De ce livre de Donika Kelly, Nikky Finney dit dans son introduction que les poèmes de ce recueil sont « faits de briques rouges et de coquillages, des poèmes si vieux qu’on peut encore sentir le sel en eux – d’avant – quand la ville dans laquelle le poète retourne n’était pas du tout une ville ».
L’auteure wokiste, poète et professeure propose son Bestiaire en reprenant la tradition première et médiévale du genre. Son livre se décompose en une succession de poèmes d’amour attribués à la chimère, au pégase, au centaure, au satyre, à la sirène, au griffon. Ils répondent à une série d’autoportraits douloureux, et à la recherche d’un lieu pour se réfugier loin des traumas de l’enfance et les agressions sexuelles que l’Américaine a connus.
Elle mêle ainsi la chimère au biographique mais son écriture ne se dérobe jamais face au viol commis par son père et qui fait d’elle une chose qui “rompt avant qu’elle ne ploie”.
Dans ces poèmes, paysages et histoire se mixent afin d’exprimer un sentiment urgent d’immédiateté. Il s’agit surtout, comme elle l’écrit, de répondre à l’ordre qu’elle affiche : “Refusez les anciens moyens de mesure. / Appuyez-vous plutôt sur le désert palpitant du soi.“
D’un poème à l’autre, Donika Kelly nous guide autant vers l’ouvert que le secret — les changeant continuellement de formes. D’où la présence d’un mystère. Chacun comprend que quelque chose s’est fracturé chez l’auteure. Les nombreux animaux en portent la trace.
“Vous pensez à être petit, / un enfant. Non.
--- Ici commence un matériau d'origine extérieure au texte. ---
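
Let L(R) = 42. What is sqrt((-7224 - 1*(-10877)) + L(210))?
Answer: sqrt(3695) ≈ 60.786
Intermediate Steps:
sqrt((-7224 - 1*(-10877)) + L(210)) = sqrt((-7224 - 1*(-10877)) + 42) = sqrt((-7224 + 10877) + 42) = sqrt(3653 + 42) = sqrt(3695)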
Plus petit, / un oiseau. Plus petit encore, /un petit oiseau.”, mais de la vie, il en va autrement. Et toute une Amérique est là, l’intérieur de la créatrice, de ses poèmes et de ses morceaux d’existence. Chacun d’eux contient des multitudes.
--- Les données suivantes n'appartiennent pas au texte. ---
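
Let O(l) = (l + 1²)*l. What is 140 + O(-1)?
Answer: 140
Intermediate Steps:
O(l) = l*(1 + l) (O(l) = (l + 1)*l = (1 + l)*l = l*(1 + l))
140 + O(-1) = 140 - (1 - 1) = 140 - 1*0 = 140 + 0 = 140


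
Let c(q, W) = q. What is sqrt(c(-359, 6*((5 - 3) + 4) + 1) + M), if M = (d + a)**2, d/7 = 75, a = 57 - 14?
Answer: sqrt(322265) ≈ 567.68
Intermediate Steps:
a = 43
d = 525 (d = 7*75 = 525)
M = 322624 (M = (525 + 43)**2 = 568**2 = 322624)
sqrt(c(-359, 6*((5 - 3) + 4) + 1) + M) = sqrt(-359 + 322624) = sqrt(322265)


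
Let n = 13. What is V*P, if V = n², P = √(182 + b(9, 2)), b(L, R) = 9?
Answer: 169*√191 ≈ 2335.6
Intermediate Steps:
P = √191 (P = √(182 + 9) = √191 ≈ 13.820)
V = 169 (V = 13² = 169)
V*P = 169*√191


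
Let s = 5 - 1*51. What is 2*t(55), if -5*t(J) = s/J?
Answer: 92/275 ≈ 0.33455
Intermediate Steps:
s = -46 (s = 5 - 51 = -46)
t(J) = 46/(5*J) (t(J) = -(-46)/(5*J) = 46/(5*J))
2*t(55) = 2*((46/5)/55) = 2*((46/5)*(1/55)) = 2*(46/275) = 92/275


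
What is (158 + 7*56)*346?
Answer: 190300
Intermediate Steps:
(158 + 7*56)*346 = (158 + 392)*346 = 550*346 = 190300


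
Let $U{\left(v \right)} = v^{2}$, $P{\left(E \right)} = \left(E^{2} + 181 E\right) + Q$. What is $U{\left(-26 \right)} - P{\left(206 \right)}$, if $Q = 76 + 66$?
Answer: $-79188$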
Entre autres celui de l’abus d’une innocence à Los Angeles. Mais la menace est là : “Parfois, mon père danse avec moi. / Je fais attention à ne pas toucher. Il prend soin / de sourire de tout son visage.” Le danger se rapproche. Et la vie ouverte soudain se referme. La viol est là. Le père agresseur et souriant a commis l’irréparable. L’envahisseur s’installe dans son corps et le fait sien et ce, jusqu’à créer un hybride plus monstrueux que les autres en ce livre.
La narratrice est une seule et même personne que son bourreau, façonnée par lui et enveloppée dans sa propre chair. Il est devenu son cœur, et elle ne peut pas exister sans lui, au sein d’une dévorance subie et qu’elle doit assumer.
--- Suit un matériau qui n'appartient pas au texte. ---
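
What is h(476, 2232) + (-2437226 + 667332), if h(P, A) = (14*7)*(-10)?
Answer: -1770874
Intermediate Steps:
h(P, A) = -980 (h(P, A) = 98*(-10) = -980)
h(476, 2232) + (-2437226 + 667332) = -980 + (-2437226 + 667332) = -980 - 1769894 = -1770874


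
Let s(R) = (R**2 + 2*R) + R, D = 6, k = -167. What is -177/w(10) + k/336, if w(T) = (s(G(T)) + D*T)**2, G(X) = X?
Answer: -1522043/3032400 ≈ -0.50193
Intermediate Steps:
s(R) = R**2 + 3*R
w(T) = (6*T + T*(3 + T))**2 (w(T) = (T*(3 + T) + 6*T)**2 = (6*T + T*(3 + T))**2)
-177/w(10) + k/336 = -177*1/(100*(9 + 10)**2) - 167/336 = -177/(100*19**2) - 167*1/336 = -177/(100*361) - 167/336 = -177/36100 - 167/336 = -1522043/3032400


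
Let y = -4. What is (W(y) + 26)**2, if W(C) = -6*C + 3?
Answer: 2809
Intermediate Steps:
W(C) = 3 - 6*C
(W(y) + 26)**2 = ((3 - 6*(-4)) + 26)**2 = ((3 + 24) + 26)**2 = (27 + 26)**2 = 53**2 = 2809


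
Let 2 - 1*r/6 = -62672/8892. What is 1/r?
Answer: 741/40228 ≈ 0.018420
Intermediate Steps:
r = 40228/741 (r = 12 - (-376032)/8892 = 12 - 6*(-15668/2223) = 12 + 31336/741 = 40228/741 ≈ 54.289)
1/r = 1/(40228/741) = 741/40228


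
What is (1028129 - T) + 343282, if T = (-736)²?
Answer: 829715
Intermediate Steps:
T = 541696
(1028129 - T) + 343282 = (1028129 - 1*541696) + 343282 = (1028129 - 541696) + 343282 = 486433 + 343282 = 829715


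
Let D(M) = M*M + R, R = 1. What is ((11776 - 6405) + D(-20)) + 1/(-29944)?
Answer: 172836767/29944 ≈ 5772.0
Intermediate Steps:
D(M) = 1 + M² (D(M) = M*M + 1 = M² + 1 = 1 + M²)
((11776 - 6405) + D(-20)) + 1/(-29944) = ((11776 - 6405) + (1 + (-20)²)) + 1/(-29944) = (5371 + (1 + 400)) - 1/29944 = (5371 + 401) - 1/29944 = 5772 - 1/29944 = 172836767/29944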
Même si, finalement, le défilé de bêtes est à suivre, et elles fournissent un moyen de donner un sens à l’arc du recueil afin qu’un possible voit enfin le jour.
jean-paul gavard-perret
Donika Kelly, Bestiaire, traduit de l’anglais (États-Unis) par Raluca Maria Hanea & François Heusbourg, introduction de Nikky Finney, 2023, 96 p. — 18,00 €.